Perleberg | 24 Neue Gesichter müssen sich die Lehrer der Schule für Gesundheitsberufe in der Kreisstadt jetzt einprägen, denn am 1. April nahm eine neue Klasse die Ausbildung zum Gesundheits- und Krankenpfleger auf. Insgesamt 2100 Stunden Theorie werden sie in den nächsten drei Jahren büffeln, die Praxisausbildung am Kreiskrankenhaus umfasst 2500 Stunden und führt sie durch alle Fachbereiche.

"Auch in diesem Jahr hatten wir wieder mehr Bewerber als Ausbildungs plätze", sagt Schulleiterin Marita Schlestein. "Allerdings merken wir die geburtenschwachen Jahrgänge, es sind in den letzten Jahren insgesamt weniger Bewerbungen eingegangen." Als Voraussetzung für die Ausbildung zum Gesundheits- und Krankenpfleger nennt die Schulleiterin entweder einen Real- oder erweiterten Hauptschulabschluss. "Zudem verlangen wir ein zweiwöchiges Praktikum vorab."

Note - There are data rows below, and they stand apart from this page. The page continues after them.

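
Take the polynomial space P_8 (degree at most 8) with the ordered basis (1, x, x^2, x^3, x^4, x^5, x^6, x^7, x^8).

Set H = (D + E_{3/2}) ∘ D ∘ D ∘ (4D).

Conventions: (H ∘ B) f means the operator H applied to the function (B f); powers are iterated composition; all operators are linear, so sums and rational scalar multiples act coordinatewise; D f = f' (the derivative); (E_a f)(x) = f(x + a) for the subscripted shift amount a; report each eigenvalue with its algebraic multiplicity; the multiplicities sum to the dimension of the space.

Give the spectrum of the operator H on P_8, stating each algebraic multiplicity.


image of 1: 0
image of x: 0
image of x^2: 0
image of x^3: 24
image of x^4: 96x + 240
image of x^5: 240x^2 + 1200x + 540
image of x^6: 480x^3 + 3600x^2 + 3240x + 1620
image of x^7: 840x^4 + 8400x^3 + 11340x^2 + 11340x + 8505/2
image of x^8: 1344x^5 + 16800x^4 + 30240x^3 + 45360x^2 + 34020x + 10206
the matrix is upper triangular; its diagonal is (0, 0, 0, 0, 0, 0, 0, 0, 0)
for a triangular matrix the eigenvalues are the diagonal entries, with algebraic multiplicity their repetition count

λ = 0 (multiplicity 9)


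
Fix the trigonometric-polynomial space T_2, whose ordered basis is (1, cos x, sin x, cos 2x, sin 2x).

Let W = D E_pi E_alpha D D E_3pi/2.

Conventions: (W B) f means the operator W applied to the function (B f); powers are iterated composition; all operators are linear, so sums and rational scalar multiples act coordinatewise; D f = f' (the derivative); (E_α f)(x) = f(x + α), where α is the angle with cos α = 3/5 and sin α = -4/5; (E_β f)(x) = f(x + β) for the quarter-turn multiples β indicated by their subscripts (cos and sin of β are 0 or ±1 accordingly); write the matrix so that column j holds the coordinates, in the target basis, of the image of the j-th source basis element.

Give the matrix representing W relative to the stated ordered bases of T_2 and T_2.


image of 1: 0
image of cos x: (3/5)cos x + (4/5)sin x
image of sin x: -(4/5)cos x + (3/5)sin x
image of cos 2x: (192/25)cos 2x + (56/25)sin 2x
image of sin 2x: -(56/25)cos 2x + (192/25)sin 2x
each image's coordinates form column j of the matrix

the matrix is [[0, 0, 0, 0, 0]; [0, 3/5, -4/5, 0, 0]; [0, 4/5, 3/5, 0, 0]; [0, 0, 0, 192/25, -56/25]; [0, 0, 0, 56/25, 192/25]] (rows listed top to bottom)


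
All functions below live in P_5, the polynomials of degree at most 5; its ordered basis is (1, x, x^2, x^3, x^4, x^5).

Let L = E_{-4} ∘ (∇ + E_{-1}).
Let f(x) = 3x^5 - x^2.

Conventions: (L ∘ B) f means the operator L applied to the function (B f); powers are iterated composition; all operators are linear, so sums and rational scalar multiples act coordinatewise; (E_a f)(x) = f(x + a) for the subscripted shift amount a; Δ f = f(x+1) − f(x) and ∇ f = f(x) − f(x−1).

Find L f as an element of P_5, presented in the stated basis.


the result is g(x) = 3x^5 - 60x^4 + 480x^3 - 1921x^2 + 3848x - 3088

∇ f = 15x^4 - 30x^3 + 30x^2 - 17x + 4
E_{-1} f = 3x^5 - 15x^4 + 30x^3 - 31x^2 + 17x - 4
(∇ + E_{-1}) f = 3x^5 - x^2
E_{-4} (∇ + E_{-1}) f = 3x^5 - 60x^4 + 480x^3 - 1921x^2 + 3848x - 3088


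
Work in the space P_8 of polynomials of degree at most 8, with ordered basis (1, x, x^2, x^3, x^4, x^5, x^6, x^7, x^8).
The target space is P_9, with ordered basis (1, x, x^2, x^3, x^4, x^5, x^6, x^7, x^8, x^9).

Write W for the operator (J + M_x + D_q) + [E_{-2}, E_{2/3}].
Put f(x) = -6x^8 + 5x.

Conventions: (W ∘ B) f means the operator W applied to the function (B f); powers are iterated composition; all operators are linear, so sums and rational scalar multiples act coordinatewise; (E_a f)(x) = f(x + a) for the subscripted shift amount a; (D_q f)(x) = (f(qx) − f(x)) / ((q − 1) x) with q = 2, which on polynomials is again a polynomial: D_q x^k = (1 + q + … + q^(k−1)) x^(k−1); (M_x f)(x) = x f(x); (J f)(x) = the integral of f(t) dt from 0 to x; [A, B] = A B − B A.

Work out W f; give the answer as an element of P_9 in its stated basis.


J f = -(2/3)x^9 + (5/2)x^2
M_x f = -6x^9 + 5x^2
D_q f = -1530x^7 + 5
(J + M_x + D_q) f = -(20/3)x^9 - 1530x^7 + (15/2)x^2 + 5
E_{2/3} f = -6x^8 - 32x^7 - (224/3)x^6 - (896/9)x^5 - (2240/27)x^4 - (3584/81)x^3 - (3584/243)x^2 + (1597/729)x + 6778/2187
E_{-2} E_{2/3} f = -6x^8 + 64x^7 - (896/3)x^6 + (7168/9)x^5 - (35840/27)x^4 + (114688/81)x^3 - (229376/243)x^2 + (265789/729)x - 145652/2187
E_{-2} f = -6x^8 + 96x^7 - 672x^6 + 2688x^5 - 6720x^4 + 10752x^3 - 10752x^2 + 6149x - 1546
E_{2/3} E_{-2} f = -6x^8 + 64x^7 - (896/3)x^6 + (7168/9)x^5 - (35840/27)x^4 + (114688/81)x^3 - (229376/243)x^2 + (265789/729)x - 145652/2187
[E_{-2}, E_{2/3}] f = 0
((J + M_x + D_q) + [E_{-2}, E_{2/3}]) f = -(20/3)x^9 - 1530x^7 + (15/2)x^2 + 5

the image equals g(x) = -(20/3)x^9 - 1530x^7 + (15/2)x^2 + 5


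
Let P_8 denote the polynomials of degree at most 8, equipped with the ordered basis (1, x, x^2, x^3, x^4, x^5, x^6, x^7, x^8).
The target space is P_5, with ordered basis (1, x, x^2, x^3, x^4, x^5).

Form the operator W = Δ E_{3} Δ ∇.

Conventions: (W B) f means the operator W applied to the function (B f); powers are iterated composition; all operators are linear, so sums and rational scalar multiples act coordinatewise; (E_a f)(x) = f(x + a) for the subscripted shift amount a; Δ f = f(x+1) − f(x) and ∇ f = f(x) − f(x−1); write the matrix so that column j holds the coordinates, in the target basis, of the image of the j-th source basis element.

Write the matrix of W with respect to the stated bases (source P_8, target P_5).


the matrix is [[0, 0, 0, 6, 84, 750, 5460, 35406, 213444]; [0, 0, 0, 0, 24, 420, 4500, 38220, 283248]; [0, 0, 0, 0, 0, 60, 1260, 15750, 152880]; [0, 0, 0, 0, 0, 0, 120, 2940, 42000]; [0, 0, 0, 0, 0, 0, 0, 210, 5880]; [0, 0, 0, 0, 0, 0, 0, 0, 336]] (rows listed top to bottom)

image of 1: 0
image of x: 0
image of x^2: 0
image of x^3: 6
image of x^4: 24x + 84
image of x^5: 60x^2 + 420x + 750
image of x^6: 120x^3 + 1260x^2 + 4500x + 5460
image of x^7: 210x^4 + 2940x^3 + 15750x^2 + 38220x + 35406
image of x^8: 336x^5 + 5880x^4 + 42000x^3 + 152880x^2 + 283248x + 213444
each image's coordinates form column j of the matrix


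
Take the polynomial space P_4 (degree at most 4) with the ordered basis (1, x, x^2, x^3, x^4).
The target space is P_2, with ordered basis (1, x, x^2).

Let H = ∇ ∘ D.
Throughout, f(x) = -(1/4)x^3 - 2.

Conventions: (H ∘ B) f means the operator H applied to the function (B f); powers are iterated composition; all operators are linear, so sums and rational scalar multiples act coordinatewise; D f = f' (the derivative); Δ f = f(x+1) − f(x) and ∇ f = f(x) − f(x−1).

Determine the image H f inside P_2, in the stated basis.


the image equals g(x) = -(3/2)x + 3/4

D f = -(3/4)x^2
∇ D f = -(3/2)x + 3/4


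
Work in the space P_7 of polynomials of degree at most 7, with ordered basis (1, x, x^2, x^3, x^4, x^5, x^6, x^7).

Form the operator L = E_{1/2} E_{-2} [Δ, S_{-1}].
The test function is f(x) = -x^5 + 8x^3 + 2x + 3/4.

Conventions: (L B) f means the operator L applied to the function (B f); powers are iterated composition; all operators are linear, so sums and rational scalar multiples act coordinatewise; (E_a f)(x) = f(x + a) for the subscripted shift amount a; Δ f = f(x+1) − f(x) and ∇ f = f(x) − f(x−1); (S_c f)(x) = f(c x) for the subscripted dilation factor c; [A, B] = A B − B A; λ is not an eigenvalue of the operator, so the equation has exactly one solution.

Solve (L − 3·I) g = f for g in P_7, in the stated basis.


write g with unknown coordinates in the stated basis and equate coefficients in (L − 3·I) g = f
solving from the highest basis element down gives g = (1/3)x^5 - (10/9)x^4 + (28/27)x^3 - (161/27)x^2 - (299/81)x + 24059/1944
check: L g = -(10/3)x^4 + (100/9)x^3 - (161/9)x^2 - (245/27)x + 24545/648
so L g − 3·g = -x^5 + 8x^3 + 2x + 3/4 = f ✓

the result is g(x) = (1/3)x^5 - (10/9)x^4 + (28/27)x^3 - (161/27)x^2 - (299/81)x + 24059/1944


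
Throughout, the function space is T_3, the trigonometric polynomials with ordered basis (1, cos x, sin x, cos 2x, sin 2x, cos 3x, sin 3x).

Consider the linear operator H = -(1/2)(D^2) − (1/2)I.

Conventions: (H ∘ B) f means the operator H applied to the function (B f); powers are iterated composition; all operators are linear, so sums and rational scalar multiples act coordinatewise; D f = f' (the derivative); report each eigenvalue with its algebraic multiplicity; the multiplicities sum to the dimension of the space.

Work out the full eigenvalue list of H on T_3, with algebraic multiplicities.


image of 1: -1/2
image of cos x: 0
image of sin x: 0
image of cos 2x: (3/2)cos 2x
image of sin 2x: (3/2)sin 2x
image of cos 3x: 4cos 3x
image of sin 3x: 4sin 3x
the matrix is diagonal; its diagonal is (-1/2, 0, 0, 3/2, 3/2, 4, 4)
for a triangular matrix the eigenvalues are the diagonal entries, with algebraic multiplicity their repetition count

λ = -1/2 (multiplicity 1), λ = 0 (multiplicity 2), λ = 3/2 (multiplicity 2), λ = 4 (multiplicity 2)


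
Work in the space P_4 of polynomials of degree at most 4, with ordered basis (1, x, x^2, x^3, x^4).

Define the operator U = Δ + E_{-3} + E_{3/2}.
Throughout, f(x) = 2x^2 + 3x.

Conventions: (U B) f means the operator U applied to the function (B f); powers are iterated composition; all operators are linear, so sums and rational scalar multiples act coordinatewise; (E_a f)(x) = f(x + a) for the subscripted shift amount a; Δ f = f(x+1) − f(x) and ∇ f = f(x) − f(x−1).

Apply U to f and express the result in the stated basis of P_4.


the image equals g(x) = 4x^2 + 4x + 23

Δ f = 4x + 5
E_{-3} f = 2x^2 - 9x + 9
E_{3/2} f = 2x^2 + 9x + 9
(Δ + E_{-3} + E_{3/2}) f = 4x^2 + 4x + 23


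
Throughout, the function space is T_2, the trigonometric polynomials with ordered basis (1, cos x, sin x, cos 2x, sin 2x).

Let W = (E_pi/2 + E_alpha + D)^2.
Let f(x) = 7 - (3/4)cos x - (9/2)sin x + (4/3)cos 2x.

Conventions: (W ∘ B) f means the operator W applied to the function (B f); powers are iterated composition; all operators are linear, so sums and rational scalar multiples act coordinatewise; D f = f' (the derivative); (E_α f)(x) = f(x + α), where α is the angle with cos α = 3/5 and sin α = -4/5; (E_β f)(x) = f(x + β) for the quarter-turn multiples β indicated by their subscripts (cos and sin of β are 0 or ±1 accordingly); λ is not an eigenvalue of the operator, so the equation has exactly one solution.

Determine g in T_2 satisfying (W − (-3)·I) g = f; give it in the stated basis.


write g with unknown coordinates in the stated basis and equate coefficients in (W − (-3)·I) g = f
solving from the highest basis element down gives g = 1 + (7/8)cos x - (27/16)sin x + (228/949)cos 2x - (512/2847)sin 2x
check: W g = 4 - (27/8)cos x + (9/16)sin x + (1744/2847)cos 2x + (512/949)sin 2x
so W g − (-3)·g = 7 - (3/4)cos x - (9/2)sin x + (4/3)cos 2x = f ✓

the result is g(x) = 1 + (7/8)cos x - (27/16)sin x + (228/949)cos 2x - (512/2847)sin 2x


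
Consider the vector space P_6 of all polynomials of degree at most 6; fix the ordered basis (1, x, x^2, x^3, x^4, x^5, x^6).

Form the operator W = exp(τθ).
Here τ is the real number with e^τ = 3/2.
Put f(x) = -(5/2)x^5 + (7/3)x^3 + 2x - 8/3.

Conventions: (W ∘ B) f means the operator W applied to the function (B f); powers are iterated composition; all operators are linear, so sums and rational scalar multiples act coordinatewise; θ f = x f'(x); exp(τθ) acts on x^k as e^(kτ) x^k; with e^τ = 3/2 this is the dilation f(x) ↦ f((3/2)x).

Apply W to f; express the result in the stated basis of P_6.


g(x) = -(1215/64)x^5 + (63/8)x^3 + 3x - 8/3

exp(τθ) x^k = e^(kτ) x^k; with e^τ = 3/2 this sends x^k to (3/2)^k x^k
x ↦ 3/2 x
x^3 ↦ 27/8 x^3
x^5 ↦ 243/32 x^5
applying this coordinatewise to f: exp(τθ) f = -(1215/64)x^5 + (63/8)x^3 + 3x - 8/3


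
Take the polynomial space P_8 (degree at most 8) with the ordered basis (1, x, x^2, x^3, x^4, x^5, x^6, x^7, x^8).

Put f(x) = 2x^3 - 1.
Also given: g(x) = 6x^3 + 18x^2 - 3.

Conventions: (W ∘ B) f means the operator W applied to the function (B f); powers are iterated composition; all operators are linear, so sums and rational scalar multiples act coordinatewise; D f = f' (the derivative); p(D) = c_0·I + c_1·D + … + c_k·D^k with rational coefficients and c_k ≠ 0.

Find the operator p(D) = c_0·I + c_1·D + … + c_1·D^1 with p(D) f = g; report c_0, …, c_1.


D^0 f = 2x^3 - 1
D^1 f = 6x^2
matching coefficients of g against c_0 f + c_1 Df + … from the top degree down determines the c_i
solution: c_0 = 3, c_1 = 3

p(D) = 3·I + 3·D, i.e. c_0 = 3, c_1 = 3


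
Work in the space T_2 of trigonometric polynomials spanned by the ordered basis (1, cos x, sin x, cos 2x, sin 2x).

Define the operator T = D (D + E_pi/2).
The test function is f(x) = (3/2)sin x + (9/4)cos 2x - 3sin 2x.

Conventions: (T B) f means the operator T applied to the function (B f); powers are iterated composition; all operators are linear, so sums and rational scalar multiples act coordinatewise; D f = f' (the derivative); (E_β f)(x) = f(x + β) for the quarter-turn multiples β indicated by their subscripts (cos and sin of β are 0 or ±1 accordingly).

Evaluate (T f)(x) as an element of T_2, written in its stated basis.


the image equals g(x) = -3sin x - 3cos 2x + (33/2)sin 2x

D f = (3/2)cos x - 6cos 2x - (9/2)sin 2x
E_pi/2 f = (3/2)cos x - (9/4)cos 2x + 3sin 2x
(D + E_pi/2) f = 3cos x - (33/4)cos 2x - (3/2)sin 2x
D (D + E_pi/2) f = -3sin x - 3cos 2x + (33/2)sin 2x


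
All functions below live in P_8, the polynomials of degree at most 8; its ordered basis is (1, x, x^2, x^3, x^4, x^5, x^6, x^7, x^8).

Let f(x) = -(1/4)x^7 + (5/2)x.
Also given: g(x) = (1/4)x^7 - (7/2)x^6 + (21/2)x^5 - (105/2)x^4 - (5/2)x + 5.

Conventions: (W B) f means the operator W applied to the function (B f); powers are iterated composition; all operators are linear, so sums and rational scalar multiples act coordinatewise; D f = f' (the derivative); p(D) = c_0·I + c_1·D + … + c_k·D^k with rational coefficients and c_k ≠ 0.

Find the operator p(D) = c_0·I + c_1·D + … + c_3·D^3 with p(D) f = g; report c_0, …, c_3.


p(D) = -I + 2·D − D^2 + D^3, i.e. c_0 = -1, c_1 = 2, c_2 = -1, c_3 = 1

D^0 f = -(1/4)x^7 + (5/2)x
D^1 f = -(7/4)x^6 + 5/2
D^2 f = -(21/2)x^5
D^3 f = -(105/2)x^4
matching coefficients of g against c_0 f + c_1 Df + … from the top degree down determines the c_i
solution: c_0 = -1, c_1 = 2, c_2 = -1, c_3 = 1


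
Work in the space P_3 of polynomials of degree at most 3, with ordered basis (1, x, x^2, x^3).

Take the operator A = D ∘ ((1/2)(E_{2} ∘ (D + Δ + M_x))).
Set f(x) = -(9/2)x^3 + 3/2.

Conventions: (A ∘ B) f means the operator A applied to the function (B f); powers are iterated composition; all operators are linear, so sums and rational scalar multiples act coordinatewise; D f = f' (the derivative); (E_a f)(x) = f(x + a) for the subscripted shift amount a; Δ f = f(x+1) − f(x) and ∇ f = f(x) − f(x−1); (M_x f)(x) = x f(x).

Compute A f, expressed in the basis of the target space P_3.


D f = -(27/2)x^2
Δ f = -(27/2)x^2 - (27/2)x - 9/2
M_x f = -(9/2)x^4 + (3/2)x
(D + Δ + M_x) f = -(9/2)x^4 - 27x^2 - 12x - 9/2
E_{2} (D + Δ + M_x) f = -(9/2)x^4 - 36x^3 - 135x^2 - 264x - 417/2
((1/2)(E_{2} ∘ (D + Δ + M_x))) f = -(9/4)x^4 - 18x^3 - (135/2)x^2 - 132x - 417/4
D ((1/2)(E_{2} ∘ (D + Δ + M_x))) f = -9x^3 - 54x^2 - 135x - 132

g(x) = -9x^3 - 54x^2 - 135x - 132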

Das Problem vieler Betriebe, die trotz ausreichender Bewerberzahl nicht genug qualifizierte junge Menschen für die Ausbildung finden, hat das Kreiskrankenhaus Prignitz jedoch nicht. "Die meisten Bewerber passen sehr gut zu unseren Anforderungsprofilen", sagt Schlestein. "Das wird auch durch die Abschlussquote bestätigt, denn fast alle schaffen ihren Abschluss, wenn nicht im ersten Anlauf, dann aber meist in der Nachprüfung." Nur ganz selten komme es vor, dass jemand von sich aus aufgibt. "Wenn wir bei jemandem absehen können, dass die Leistungen für den Abschluss nicht ausreichen, dann bemühen wir uns, ihn erstmal zum Krankenpflegehelfer auszubilden, damit die Zeit nicht vertan ist."

Für die Absolventen der Ausbildung bieten sich gute Chancen auf dem Arbeitsmarkt. So haben von den am 31. März verabschiedeten 12 Azubis alle einen Arbeitsplatz gefunden, acht von ihnen sind im Kreiskrankenhaus geblieben. Auch die Neulinge hätten gute Chancen, in drei Jahren übernommen zu werden.

Die freuen sich aber erstmal auf ihre Ausbildung. "Am Interessantesten stelle ich mir die Psychiatrie und die Chirurgie vor", sagt Maximilian Wietrzichowski aus Wessin bei Crivitz, der mit der Ausbildung die Wartezeit bis zum Medizinstudium überbrücken will. Doreen Dobrzinski hingegen will sich beruflich neu und in die Zukunft orientieren. "Ich war bisher Kosmetikerin, aber man muss ja auch an die Zukunft, an die Familie denken. Und der Gesundheits- und Krankenpfleger scheint mir einer der sichersten Berufe", sagt sie.